Team Sato draws from the Royal City, Coquitlam and Cloverdale Curling Clubs, featuring Hayato Sato, Dawson Ballard, Troy Chong and Joshua Miki.

The team, coached by Bryan Miki and Len Chong, is made up of players between 15 and 16 years old and is among the youngest to compete at the event.

Skip Hayato Sato, 16, has been curling for six years. “I started after watching my brother curl,” he said. “I thought it looked unique and interesting so I decided to give it a try.”

He said he enjoyed the fact that curling wasn’t just about competition—it has a social aspect to it as well. “There aren’t many sports where you can finish a game and have a friendly conversation with your opponents,” he said. “I think in that sense curling is truly a one-of-a-kind sport.”

Third Dawson Ballard, 16, attends Relevent High school and curls out of the Cloverdale Curling Rink. He’s been curling since watching Kevin Martin take home the gold in the 2010 Vancouver Olympics. Ballard enjoys the strategic element to the game. “It’s very exciting to be the youngest competitive team in the Junior Provincials,” said Ballard. “We will fight our best to get as far as we can and all the while take away as much experience as possible.”

Ballard’s “anxious to start” the competition, and said he planned to put in extra time on the ice in the weeks to come in preparation.

 

 

 

From left: Skip Hayato Sato, Third Dawson Ballard, Second Troy Chong, Lead Joshua Miki.

Second Troy Chong, 15, started curling just before his seventh birthday after he saw his brother win a gold medal at the 2014 BC Winter Games.

As for being one of the youngest on the ice at the upcoming competition, Chong said he looked forward to the “terrific” experience. “I believe as a team we will be able to learn a lot and gain invaluable experience,” he said, adding that the competition against more-experienced curlers would be challenging.

“The caliber of play has definitely been raised from playdowns,” said Chong.
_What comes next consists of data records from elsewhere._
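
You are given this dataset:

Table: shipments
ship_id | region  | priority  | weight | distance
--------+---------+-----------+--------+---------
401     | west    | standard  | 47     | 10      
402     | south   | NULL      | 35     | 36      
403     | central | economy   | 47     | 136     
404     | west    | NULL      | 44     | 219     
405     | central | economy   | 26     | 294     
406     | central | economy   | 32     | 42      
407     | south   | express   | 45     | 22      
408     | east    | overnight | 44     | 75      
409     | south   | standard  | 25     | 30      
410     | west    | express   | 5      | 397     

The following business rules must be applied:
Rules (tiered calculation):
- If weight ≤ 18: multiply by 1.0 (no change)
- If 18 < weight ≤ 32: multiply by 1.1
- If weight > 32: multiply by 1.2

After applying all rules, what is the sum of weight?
410.7

Step 1: Tier 1 (weight ≤ 18): 1 records, sum = 5 × 1.0 = 5.0
Step 2: Tier 2 (18 < weight ≤ 32): 3 records, sum = 83 × 1.1 = 91.3
Step 3: Tier 3 (weight > 32): 6 records, sum = 262 × 1.2 = 314.4
Step 4: Final sum = 5.0 + 91.3 + 314.4 = 410.7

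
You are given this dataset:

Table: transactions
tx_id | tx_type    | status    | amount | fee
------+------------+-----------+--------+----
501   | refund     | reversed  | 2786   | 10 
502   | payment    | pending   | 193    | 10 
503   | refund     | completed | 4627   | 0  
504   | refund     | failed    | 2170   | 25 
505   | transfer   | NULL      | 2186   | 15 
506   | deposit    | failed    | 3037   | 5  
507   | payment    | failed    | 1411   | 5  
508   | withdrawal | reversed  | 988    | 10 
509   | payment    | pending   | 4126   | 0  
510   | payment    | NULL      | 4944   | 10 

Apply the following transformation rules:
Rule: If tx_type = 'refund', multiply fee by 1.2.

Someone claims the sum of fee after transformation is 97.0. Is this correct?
Yes, the result is correct.

Step 1: Calculate the correct sum after transformation
Step 2: Apply multiplier 1.2 to records where tx_type = 'refund'
Step 3: Correct result = 97.0
Step 4: Claimed result = 97.0
Step 5: 97.0 = 97.0 ✓
Conclusion: The claimed result is correct.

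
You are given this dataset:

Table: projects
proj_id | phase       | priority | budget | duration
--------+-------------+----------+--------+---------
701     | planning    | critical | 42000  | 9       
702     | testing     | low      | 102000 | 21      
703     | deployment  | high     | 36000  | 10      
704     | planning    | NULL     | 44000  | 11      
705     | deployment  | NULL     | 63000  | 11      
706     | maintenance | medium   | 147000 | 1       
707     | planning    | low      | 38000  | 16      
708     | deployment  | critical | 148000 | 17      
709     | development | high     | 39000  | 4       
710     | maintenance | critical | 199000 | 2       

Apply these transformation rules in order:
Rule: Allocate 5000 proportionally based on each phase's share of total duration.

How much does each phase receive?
deployment: 1862.75, development: 196.08, maintenance: 147.06, planning: 1764.71, testing: 1029.41

Step 1: Calculate total duration = 102
Step 2: Calculate each phase's proportion:
  deployment: 38/102 = 37.25% → 1862.75
  development: 4/102 = 3.92% → 196.08
  maintenance: 3/102 = 2.94% → 147.06
  planning: 36/102 = 35.29% → 1764.71
  testing: 21/102 = 20.59% → 1029.41
Step 3: Verify: sum of allocations ≈ 5000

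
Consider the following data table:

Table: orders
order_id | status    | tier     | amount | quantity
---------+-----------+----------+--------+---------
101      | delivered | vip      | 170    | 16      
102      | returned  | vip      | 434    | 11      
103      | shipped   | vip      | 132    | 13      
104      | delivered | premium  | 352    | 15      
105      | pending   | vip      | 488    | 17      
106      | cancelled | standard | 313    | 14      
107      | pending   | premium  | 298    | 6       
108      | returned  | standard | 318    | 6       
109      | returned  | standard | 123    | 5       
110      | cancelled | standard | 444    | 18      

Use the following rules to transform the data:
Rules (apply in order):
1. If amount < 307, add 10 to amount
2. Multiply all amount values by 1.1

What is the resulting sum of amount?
3423.2

Step 1: Apply Rule 1 - Add 10 to records with amount < 307
  - 4 records affected: 723 + (4 × 10) = 763
  - Unaffected records: 2349
  - Sum after Rule 1: 3112
Step 2: Apply Rule 2 - Multiply all by 1.1
  - 3112 × 1.1 = 3423.2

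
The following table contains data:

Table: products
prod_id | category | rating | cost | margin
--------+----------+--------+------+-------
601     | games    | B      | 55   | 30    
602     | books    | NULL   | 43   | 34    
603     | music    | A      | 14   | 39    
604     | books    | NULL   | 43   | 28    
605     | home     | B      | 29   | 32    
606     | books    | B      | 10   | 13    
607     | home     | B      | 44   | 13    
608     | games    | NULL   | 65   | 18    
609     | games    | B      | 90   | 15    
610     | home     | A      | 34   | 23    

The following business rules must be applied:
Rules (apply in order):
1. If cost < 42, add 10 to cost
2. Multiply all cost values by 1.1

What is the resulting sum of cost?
513.7

Step 1: Apply Rule 1 - Add 10 to records with cost < 42
  - 4 records affected: 87 + (4 × 10) = 127
  - Unaffected records: 340
  - Sum after Rule 1: 467
Step 2: Apply Rule 2 - Multiply all by 1.1
  - 467 × 1.1 = 513.7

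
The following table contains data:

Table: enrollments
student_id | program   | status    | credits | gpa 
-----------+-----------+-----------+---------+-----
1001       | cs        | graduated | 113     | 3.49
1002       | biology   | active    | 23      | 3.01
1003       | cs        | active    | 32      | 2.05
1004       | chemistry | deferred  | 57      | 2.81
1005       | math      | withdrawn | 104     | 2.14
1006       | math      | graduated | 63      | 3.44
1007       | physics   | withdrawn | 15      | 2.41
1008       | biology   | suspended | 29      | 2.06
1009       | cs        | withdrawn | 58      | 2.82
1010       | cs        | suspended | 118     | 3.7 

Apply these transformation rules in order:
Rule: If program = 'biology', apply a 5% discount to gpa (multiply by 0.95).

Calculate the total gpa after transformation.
27.68

Step 1: Records with program = 'biology' have total gpa = 5.07
Step 2: Apply multiplier: 5.07 × 0.95 = 4.82
Step 3: Other records total: 22.86
Step 4: Final sum = 4.82 + 22.86 = 27.68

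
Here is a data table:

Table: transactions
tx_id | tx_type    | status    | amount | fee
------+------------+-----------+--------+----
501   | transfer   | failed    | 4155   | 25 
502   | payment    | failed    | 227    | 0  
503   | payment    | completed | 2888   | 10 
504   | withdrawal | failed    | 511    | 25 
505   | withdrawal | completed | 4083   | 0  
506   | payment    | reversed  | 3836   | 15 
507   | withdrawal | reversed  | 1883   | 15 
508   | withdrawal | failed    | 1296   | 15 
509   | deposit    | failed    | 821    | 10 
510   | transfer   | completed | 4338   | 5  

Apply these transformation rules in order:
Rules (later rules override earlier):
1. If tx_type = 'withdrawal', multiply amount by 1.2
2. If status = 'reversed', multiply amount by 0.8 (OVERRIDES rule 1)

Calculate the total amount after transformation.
24072.2

Step 1: Rule 2 takes priority for records with status = 'reversed'
  - 2 records: 5719 × 0.8 = 4575.2
Step 2: Rule 1 applies to remaining records with tx_type = 'withdrawal'
  - 3 records: 5890 × 1.2 = 7068.0
Step 3: Other records unchanged: 12429
Step 4: Final sum = 4575.2 + 7068.0 + 12429 = 24072.2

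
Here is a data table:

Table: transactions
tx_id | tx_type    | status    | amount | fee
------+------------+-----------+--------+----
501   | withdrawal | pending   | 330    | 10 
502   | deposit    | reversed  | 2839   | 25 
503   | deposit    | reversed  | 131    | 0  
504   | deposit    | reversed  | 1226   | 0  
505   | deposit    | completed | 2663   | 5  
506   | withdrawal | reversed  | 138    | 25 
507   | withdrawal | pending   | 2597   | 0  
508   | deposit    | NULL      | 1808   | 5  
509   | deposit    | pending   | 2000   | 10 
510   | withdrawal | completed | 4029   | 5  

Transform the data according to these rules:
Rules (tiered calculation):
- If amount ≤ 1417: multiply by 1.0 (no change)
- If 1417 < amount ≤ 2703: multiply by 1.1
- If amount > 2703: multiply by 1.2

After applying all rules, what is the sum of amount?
20041.4

Step 1: Tier 1 (amount ≤ 1417): 4 records, sum = 1825 × 1.0 = 1825.0
Step 2: Tier 2 (1417 < amount ≤ 2703): 4 records, sum = 9068 × 1.1 = 9974.8
Step 3: Tier 3 (amount > 2703): 2 records, sum = 6868 × 1.2 = 8241.6
Step 4: Final sum = 1825.0 + 9974.8 + 8241.6 = 20041.4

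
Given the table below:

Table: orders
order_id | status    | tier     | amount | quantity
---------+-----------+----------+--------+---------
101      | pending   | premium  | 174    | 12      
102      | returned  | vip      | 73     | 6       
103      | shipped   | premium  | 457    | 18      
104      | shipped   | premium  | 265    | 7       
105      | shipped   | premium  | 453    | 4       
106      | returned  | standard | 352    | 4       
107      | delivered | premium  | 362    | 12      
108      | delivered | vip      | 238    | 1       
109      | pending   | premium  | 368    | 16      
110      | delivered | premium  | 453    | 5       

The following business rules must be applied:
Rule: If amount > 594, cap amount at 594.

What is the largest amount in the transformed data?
457

Step 1: Original maximum amount = 457
Step 2: Check cap of 594 against maximum
Step 3: No records exceed the cap (max 457 <= cap 594), so no capping applies
Step 4: Maximum after transformation = 457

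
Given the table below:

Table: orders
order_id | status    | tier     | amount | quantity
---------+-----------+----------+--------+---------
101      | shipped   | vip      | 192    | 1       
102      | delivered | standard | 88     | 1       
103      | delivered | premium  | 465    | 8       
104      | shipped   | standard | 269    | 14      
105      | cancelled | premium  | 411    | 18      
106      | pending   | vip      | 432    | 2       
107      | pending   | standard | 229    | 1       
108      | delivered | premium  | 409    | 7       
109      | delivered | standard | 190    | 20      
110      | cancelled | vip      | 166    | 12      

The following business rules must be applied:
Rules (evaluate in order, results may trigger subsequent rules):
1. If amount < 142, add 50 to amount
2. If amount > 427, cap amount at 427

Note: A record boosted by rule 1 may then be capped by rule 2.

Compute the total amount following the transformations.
2858

Step 1: Apply rule 1 to records with amount < 142
  - 1 records get bonus of 50
  - Of these, 0 records then exceed 427 and get capped
Step 2: Apply rule 2 to records with amount > 427
  - 2 records (original) are capped
Step 3: Calculate final sum = 2858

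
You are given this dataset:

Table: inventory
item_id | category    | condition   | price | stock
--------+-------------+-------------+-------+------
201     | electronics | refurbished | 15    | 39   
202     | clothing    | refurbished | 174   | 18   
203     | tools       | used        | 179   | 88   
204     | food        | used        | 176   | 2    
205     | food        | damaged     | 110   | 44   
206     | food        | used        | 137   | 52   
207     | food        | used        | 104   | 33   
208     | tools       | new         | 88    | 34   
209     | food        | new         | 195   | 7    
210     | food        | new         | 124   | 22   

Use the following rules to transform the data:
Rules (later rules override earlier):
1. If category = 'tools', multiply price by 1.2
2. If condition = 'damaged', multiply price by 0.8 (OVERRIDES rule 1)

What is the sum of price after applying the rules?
1333.4

Step 1: Rule 2 takes priority for records with condition = 'damaged'
  - 1 records: 110 × 0.8 = 88.0
Step 2: Rule 1 applies to remaining records with category = 'tools'
  - 2 records: 267 × 1.2 = 320.4
Step 3: Other records unchanged: 925
Step 4: Final sum = 88.0 + 320.4 + 925 = 1333.4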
Lead Joshua Miki, 15, belongs to Royal City Curling Club. He’s been curling for four years, and got into the sport by watching his dad play. “I like the social (aspect) of the game,” he said. “I get to meet a lot of great people and have a fun time on and off the ice.”

Miki said he was excited to compete against an older group of competitors, and that the challenge for him and his team would be the “great competition.”

“We just have to stay focused and play like we always do,” said Miki.

Assistant coach Len Chong started coaching after his son expressed an interest in curling competitively at Cloverdale Curling Club. “At first I was just a parent helping out, but then I noticed a shortage of coaches and decided to take a few coaching courses,” said Chong.

Seven years later, and he’s coaching the youngest competitors to enter the 2017 BC Junior Championships. His advice for his team? “Stay in the moment, don’t worry about the outcome, and just enjoy the competition,” he said.